IT is necessary for the performance of schools to be monitored and assessed, which is why, in principle, the Standard Assessment Tests (Sats) are a good idea.
By providing incentive and accountability, Sats have helped the Government drive up standards in schools - and the improvement in our primary schools was one of the Government's biggest achievements in its first term of office.
But the reliability of the tests is now in doubt. Two weeks ago, The Northern Echo highlighted that 75 per cent of Sats maths papers resubmitted to the Assessment and Qualifications Alliance (AQA) were found to have been unfairly marked.
Yesterday, we learned of the sad case of a Newcastle headteacher who had resigned after confessing that she had altered pupils' papers before they were sent to be marked.

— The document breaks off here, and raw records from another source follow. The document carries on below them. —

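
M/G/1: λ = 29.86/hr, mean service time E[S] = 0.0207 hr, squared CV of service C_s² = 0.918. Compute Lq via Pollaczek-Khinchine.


ρ = λ·E[S] = 29.86·0.0207 = 0.6181
Lq = ρ²(1+C_s²)/(2(1−ρ)) = 0.3821·(1+0.918)/(2·0.3819)
= 0.3821·1.9180/0.7638 = 0.95938

Final: 0.95938


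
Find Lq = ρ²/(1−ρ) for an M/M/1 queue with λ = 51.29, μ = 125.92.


ρ = 51.29/125.92 = 0.4073
Lq = ρ²/(1−ρ) = 0.1659/0.5927 = 0.2799

Final: 0.2799


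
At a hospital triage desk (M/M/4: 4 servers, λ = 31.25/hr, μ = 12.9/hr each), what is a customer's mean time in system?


a = 2.4225; ρ = 0.6056; P₀ = 0.080877
Lq = P₀·a^c·ρ/(c!(1−ρ)²) = 0.45188
Wq = Lq/λ = 0.45188/31.25 = 0.01446 hr
W = Wq + 1/μ = 0.01446 + 0.07752 = 0.09198 hr

Final: 0.09198 hr


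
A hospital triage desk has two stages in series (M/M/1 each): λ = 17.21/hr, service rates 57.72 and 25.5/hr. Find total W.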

The AQA says this is an isolated case of cheating and that only 20 similar cases occurred last year. However, head Helen Quick appears to have turned herself in, driven by her own conscience, without being caught by the system. Is, then, the 20 cases a reliable figure, or are more teachers feeling the pressures to which Ms Quick succumbed?

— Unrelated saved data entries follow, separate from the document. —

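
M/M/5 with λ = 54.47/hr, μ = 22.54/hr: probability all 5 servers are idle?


a = λ/μ = 54.47/22.54 = 2.4166; ρ = a/c = 0.4833
Σ_{k=0}^{4} a^k/k! (terms k=0..4) = 1.00000 + 2.41659 + 2.91996 + 2.35212 + 1.42103 = 10.10970
Tail: a^5/(5!(1−ρ)) = 82.41710/(120·0.5167) = 1.32927
P₀ = 1/(10.10970 + 1.32927) = 1/11.43897 = 0.087420

Final: 0.087420


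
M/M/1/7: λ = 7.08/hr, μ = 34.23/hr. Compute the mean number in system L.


ρ = 7.08/34.23 = 0.2068
L = ρ[1 − (K+1)ρ^K + Kρ^(K+1)] / [(1−ρ)(1−ρ^(K+1))]
Numerator: 0.2068·(1 − 8·0.00001620 + 7·0.000003350) = 0.206814
Denominator: (0.7932)·(0.999997) = 0.793161
L = 0.206814/0.793161 = 0.2607

Final: 0.2607


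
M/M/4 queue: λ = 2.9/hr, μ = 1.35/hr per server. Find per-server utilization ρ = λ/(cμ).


ρ = λ/(cμ) = 2.9/(4·1.35) = 2.9/5.40 = 0.5370

Final: 0.5370


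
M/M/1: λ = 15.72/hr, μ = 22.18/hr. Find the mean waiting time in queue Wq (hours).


ρ = 15.72/22.18 = 0.7087
Wq = ρ/(μ−λ) = 0.7087/(22.18 − 15.72) = 0.7087/6.46 = 0.1097 hr

Final: 0.1097 hr


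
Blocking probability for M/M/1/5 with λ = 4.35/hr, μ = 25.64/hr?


ρ = λ/μ = 4.35/25.64 = 0.1697
P_K = (1−ρ)ρ^K/(1−ρ^(K+1)) = (0.8303·0.0001406)/(1 − 0.00002385)
= 0.0001167/0.999976 = 0.0001167

Final: 0.0001167


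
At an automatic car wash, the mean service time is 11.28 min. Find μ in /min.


μ = 1/(service time) in consistent units.
1 minute = 1 min, so μ = 1/11.28 = 0.08865 per minute

Final: 0.08865 /min


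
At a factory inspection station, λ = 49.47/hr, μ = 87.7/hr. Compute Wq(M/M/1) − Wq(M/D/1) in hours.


ρ = 49.47/87.7 = 0.5641
Wq(M/M/1) = ρ/(μ−λ) = 0.5641/38.23 = 0.01475 hr
Wq(M/D/1) = ρ/(2(μ−λ)) = 0.007377 hr
Savings = 0.01475 − 0.007377 = 0.007377 hr

Final: 0.007377 hr


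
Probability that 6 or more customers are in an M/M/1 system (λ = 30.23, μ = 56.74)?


ρ = 30.23/56.74 = 0.5328
P(N ≥ n) = ρ^n = 0.5328^6 = 0.022871

Final: 0.022871


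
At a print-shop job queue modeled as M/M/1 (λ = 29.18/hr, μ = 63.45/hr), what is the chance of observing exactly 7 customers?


ρ = 29.18/63.45 = 0.4599
P_n = (1−ρ)·ρ^n = (1 − 0.4599)·0.4599^7 = 0.5401·0.004351 = 0.002350

Final: 0.002350


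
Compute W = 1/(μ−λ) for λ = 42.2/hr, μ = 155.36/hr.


W = 1/(μ−λ) = 1/(155.36 − 42.2) = 1/113.16 = 0.008837 hr

Final: 0.008837 hr


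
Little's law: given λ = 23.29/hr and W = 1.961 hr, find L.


L = λW = 23.29·1.961 = 45.6717

Final: 45.6717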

It suggests that Sats are unreliable because a high proportion, on re-examination, are found to be wrongly marked, and also because that an unknown proportion reaching the markers are not the unadulterated work of the pupil. So, how reliable are the league tables which the tests produce?

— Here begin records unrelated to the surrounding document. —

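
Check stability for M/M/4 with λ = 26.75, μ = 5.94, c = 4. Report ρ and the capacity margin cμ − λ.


Total capacity cμ = 4·5.94 = 23.76/hr
ρ = λ/(cμ) = 26.75/23.76 = 1.1258
Stable ⇔ ρ < 1: NO
Spare capacity = cμ − λ = 23.76 − 26.75 = -2.99/hr

Final: ρ = 1.1258; unstable; margin = -2.99/hr


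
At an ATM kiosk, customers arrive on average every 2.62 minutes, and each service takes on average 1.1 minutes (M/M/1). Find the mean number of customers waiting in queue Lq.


λ = 60/2.62 = 22.9008 /hr
μ = 60/1.1 = 54.5455 /hr
ρ = λ/μ = 22.9008/54.5455 = 0.4198
Lq = ρ²/(1−ρ) = 0.1763/0.5802 = 0.3038

Final: 0.3038


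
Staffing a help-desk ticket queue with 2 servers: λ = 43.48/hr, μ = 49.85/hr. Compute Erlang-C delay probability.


a = λ/μ = 0.8722; ρ = a/2 = 0.4361
P₀ = 0.392653 (from M/M/c formula)
C(c,a) = [a^c/(c!(1−ρ))]·P₀ = [0.76076/(2·0.5639)]·0.392653
= 0.67456·0.392653 = 0.264869

Final: 0.264869


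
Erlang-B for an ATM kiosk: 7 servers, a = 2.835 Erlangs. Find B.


B(c,a) = (a^c/c!) / Σ_{k=0}^{c} a^k/k!
a^7/7! = 0.292039
Σ terms (k=0..7): 1.00000 + 2.83500 + 4.01861 + 3.79759 + 2.69154 + 1.52610 + 0.72108 + 0.29204 = 16.881969
B = 0.292039/16.881969 = 0.017299

Final: 0.017299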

Teachers, particularly headteachers who are not as poorly paid as some of their unions would have us imagine, have to accept, as teachers have done for generations, a certain level of stress in their jobs. Indeed, in a wider workplace driven by budgets, margins and targets, stress is a fact of life nowadays.
The Government yesterday said it sets "ambitious" targets for schools' Sats results. Ambition is good as it stretches people, but if it is unrealistic then it stretches them to breaking point - and Ms Quick appears to have snapped. How confident is the Government that its ambitions are not over-ambitious, causing teachers to buckle under the stresses of meeting them?
These are questions that the new Education and Skills Secretary Estelle Morris should address in an urgent review of Sats. A review is required if the public is to have any faith in the statistics the Government uses to show how it is improving school standards, and it is required if only to make sure that, in times of teacher shortages, those with the unblemished track record and time-tested dedication of Ms Quick are not being driven unnecessarily from their jobs.
Who cares?
CHRIS Evans has been sacked as a Virgin Radio presenter. You might have seen the speculation running at great lengths on some newspaper front pages - although you probably won't have heard Mr Evans' show. Do real people in the real world really care about Mr Evans's job prospects, or is it only a media infatuation because he has a young popstar bride and some colourful mates like Geri "Ginger" Halliwell and Paul "Gazza" Gascoigne?